Frau im Mond

electronic soundtrack
R Fritz Lang | D 1929 | 163 min
Matthias Hirth [composition, keys, synths, fx]
Ein Science-Fiction-Stummfilmklassiker mit einer wundervollen Mischung
aus Phantasie, technischer Raffinesse und packender Dramatik.

Trailer

„… Nicht nur konnte die Musik die Zartheit von „Frau im Mond“ unterstreichen, sondern verstärkte sogar dessen visionäres Wesen.

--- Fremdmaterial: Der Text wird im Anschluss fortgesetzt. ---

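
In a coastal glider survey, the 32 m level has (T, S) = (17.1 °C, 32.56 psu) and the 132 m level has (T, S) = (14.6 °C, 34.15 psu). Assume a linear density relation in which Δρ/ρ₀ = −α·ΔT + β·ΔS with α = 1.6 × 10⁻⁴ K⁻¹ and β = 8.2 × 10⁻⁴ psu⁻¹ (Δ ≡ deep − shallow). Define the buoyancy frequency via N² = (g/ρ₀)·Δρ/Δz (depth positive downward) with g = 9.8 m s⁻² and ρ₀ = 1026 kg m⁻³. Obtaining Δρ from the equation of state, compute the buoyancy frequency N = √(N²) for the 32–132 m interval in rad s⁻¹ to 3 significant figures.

ΔT = -2.5 K, ΔS = +1.59 psu (deep − shallow).
Δρ/ρ₀ = −αΔT + βΔS = 4.00 × 10⁻⁴ + 1.3038 × 10⁻³ = 1.7038 × 10⁻³, so Δρ ≈ 1.748 kg m⁻³.
N² = (g/ρ₀)·Δρ/Δz = g·(Δρ/ρ₀)/Δz = 9.8 × 1.7038 × 10⁻³ / 100 = 1.6697 × 10⁻⁴ s⁻².
N = √(1.6697 × 10⁻⁴) = 0.012922 rad s⁻¹ ≈ 0.0129 rad s⁻¹.

0.0129 rad s⁻¹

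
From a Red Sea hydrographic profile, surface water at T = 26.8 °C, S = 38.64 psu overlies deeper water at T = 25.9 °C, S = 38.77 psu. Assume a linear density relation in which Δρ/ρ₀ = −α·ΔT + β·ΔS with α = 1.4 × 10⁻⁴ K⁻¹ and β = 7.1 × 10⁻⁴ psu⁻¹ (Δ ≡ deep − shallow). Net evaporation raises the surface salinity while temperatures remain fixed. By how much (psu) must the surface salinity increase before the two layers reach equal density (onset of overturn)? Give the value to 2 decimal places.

Neutral buoyancy requires −α(T_deep − T_surf) + β(S_deep − S_surf′) = 0.
S_surf′ = S_deep − (α/β)·ΔT = 38.77 − (1.4 × 10⁻⁴/7.1 × 10⁻⁴)·(-0.9) = 38.9475 psu.
Increase required: 38.9475 − 38.64 = 0.3075 psu.

0.31 psu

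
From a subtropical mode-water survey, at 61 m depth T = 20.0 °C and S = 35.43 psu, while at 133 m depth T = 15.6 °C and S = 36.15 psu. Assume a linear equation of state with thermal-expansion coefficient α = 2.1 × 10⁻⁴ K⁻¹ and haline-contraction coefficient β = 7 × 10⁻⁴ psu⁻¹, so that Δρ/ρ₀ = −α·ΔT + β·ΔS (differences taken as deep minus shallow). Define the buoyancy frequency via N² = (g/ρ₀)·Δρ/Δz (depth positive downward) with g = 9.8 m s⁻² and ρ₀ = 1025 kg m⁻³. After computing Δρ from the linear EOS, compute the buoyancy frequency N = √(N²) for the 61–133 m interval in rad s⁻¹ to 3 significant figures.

ΔT = -4.4 K, ΔS = +0.72 psu (deep − shallow).
Δρ/ρ₀ = −αΔT + βΔS = 9.24 × 10⁻⁴ + 5.04 × 10⁻⁴ = 1.428 × 10⁻³, so Δρ ≈ 1.464 kg m⁻³.
N² = (g/ρ₀)·Δρ/Δz = g·(Δρ/ρ₀)/Δz = 9.8 × 1.428 × 10⁻³ / 72 = 1.9437 × 10⁻⁴ s⁻².
N = √(1.9437 × 10⁻⁴) = 0.013942 rad s⁻¹ ≈ 0.0139 rad s⁻¹.

0.0139 rad s⁻¹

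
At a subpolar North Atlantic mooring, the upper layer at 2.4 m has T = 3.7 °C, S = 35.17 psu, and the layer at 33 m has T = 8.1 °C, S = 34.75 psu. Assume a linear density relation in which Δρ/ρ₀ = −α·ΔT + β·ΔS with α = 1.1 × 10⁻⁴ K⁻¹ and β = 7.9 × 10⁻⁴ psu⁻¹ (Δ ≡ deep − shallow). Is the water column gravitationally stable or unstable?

unstable

ΔT = 8.1 − 3.7 = +4.4 K and ΔS = 34.75 − 35.17 = -0.42 psu (deep − shallow).
−αΔT = -4.84 × 10⁻⁴; βΔS = -3.318 × 10⁻⁴; sum Δρ/ρ₀ = -8.158 × 10⁻⁴.
Δρ/ρ₀ < 0, so Δρ < 0: deeper water is lighter → statically unstable; the column would overturn.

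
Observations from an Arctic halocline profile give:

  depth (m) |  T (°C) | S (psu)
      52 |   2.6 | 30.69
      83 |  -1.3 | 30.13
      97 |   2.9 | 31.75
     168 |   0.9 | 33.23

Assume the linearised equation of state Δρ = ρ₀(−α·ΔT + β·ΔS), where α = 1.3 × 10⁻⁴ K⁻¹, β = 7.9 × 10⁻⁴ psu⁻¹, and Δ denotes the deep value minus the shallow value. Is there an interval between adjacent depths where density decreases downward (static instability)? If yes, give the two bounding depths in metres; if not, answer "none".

Evaluate Δρ/ρ₀ = −αΔT + βΔS across each adjacent pair:
  52–83 m: −αΔT+βΔS = −(1.3 × 10⁻⁴)(-3.9)+(7.9 × 10⁻⁴)(-0.56) = 6.5 × 10⁻⁵ → stable
  83–97 m: −αΔT+βΔS = −(1.3 × 10⁻⁴)(+4.2)+(7.9 × 10⁻⁴)(+1.62) = 7.3 × 10⁻⁴ → stable
  97–168 m: −αΔT+βΔS = −(1.3 × 10⁻⁴)(-2.0)+(7.9 × 10⁻⁴)(+1.48) = 1.4 × 10⁻³ → stable
Every interval has Δρ > 0: the column is stably stratified throughout.

none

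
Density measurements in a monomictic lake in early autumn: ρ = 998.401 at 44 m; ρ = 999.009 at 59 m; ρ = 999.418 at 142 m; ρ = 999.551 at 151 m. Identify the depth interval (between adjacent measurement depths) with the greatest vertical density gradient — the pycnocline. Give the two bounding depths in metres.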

Die Szene, in der sich Musik am besten ausdrücken konnte, ist meiner Meinung nach die des Raketenstarts: Hier hat man kaum ‚Dialoge‘ (bzw. Text), es gibt einen sehr langsamen Countdown, viele Close-Ups und Introspektion. In dieser Szene zeigt die Aufregung der Mondreisenden ihr anderes Gesicht, das der Angst, der Besorgtheit, wenn nicht sogar der Panik. Hirths Musik konnte all dies widerspiegeln und noch mehr hinzufügen: eine zeitgenössische musikalische Note …“

Live Köln | Filmforum

Filmfoto Frau im Mond Startvorbereitung
Filmfoto Frau im Mond Helius
Filmfoto Frau im Mond Raumschiff
Filmfoto Frau im Mond ausknobeln
© Friedrich-Wilhelm-Murnau-Stiftung

Film

Es ist einer der letzten deutschen Stummfilme, in dem der Countdown erfunden wurde.  Ein Wissenschaftler vermutet Gold auf dem Mond. Wolf Helius, Ingenieur und Flugwerftbesitzer, glaubt an diese Theorie.

Er arbeitet gemeinsam mit seinem Freund, dem Ingenieur Windegger und dessen Verlobter, Friede Velten, an der ersten Mondexpedition. Schließlich treten 6 Menschen die erste Fahrt zum Mond an. Noch mit dabei ist ein Agent eines Wirtschaftssyndikat und ein kleiner Junge als blinder Passagier.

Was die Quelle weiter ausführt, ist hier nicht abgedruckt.